While Charlie’s parents, the hospital staff, and the judge might simply have been imprecise in their language, these statements leave the impression that none of the parties involved approached Charlie’s case with entirely correct principles in mind.
Teaching about Respect for Life
If we grant that either pursuing nucleoside therapy or foregoing it and removing Charlie’s ventilator could be justified, then Charlie’s parents should have been permitted to decide. Their parental rights should have taken precedence if there were no clearer reasons to prefer one course of treatment over the other. By refusing the parent’s wishes even in the face of their legal challenges—and obvious emotional torment— the hospital acted wrongly.

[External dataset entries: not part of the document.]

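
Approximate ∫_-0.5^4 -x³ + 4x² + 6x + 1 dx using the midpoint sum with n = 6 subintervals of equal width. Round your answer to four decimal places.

Δx = (4 − (-0.5))/6 = 0.75.
Midpoints: -0.125, 0.625, 1.375, 2.125, 2.875, 3.625.
f(-0.125) = 161/512, f(0.625) = 3107/512, f(1.375) = 7277/512, f(2.125) = 11375/512, f(2.875) = 14105/512, f(3.625) = 14171/512.
Sum = Δx · [f(-0.125) + f(0.625) + f(1.375) + ...].
Sum ≈ 73.5293.

73.5293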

Nevertheless, both Charlie’s parents and the hospital made statements suggesting neither were guided by respect for life regardless of disability or illness. To view the case as a clear-cut struggle between those who championed life and those who didn’t may be an oversimplification.
One important lesson may be that to prevent another Charlie Gard case, pro-lifers not only need to consider reforms of laws or hospital policies, but also clearer public education on what principles and approaches to medical treatment are consistent with respecting life.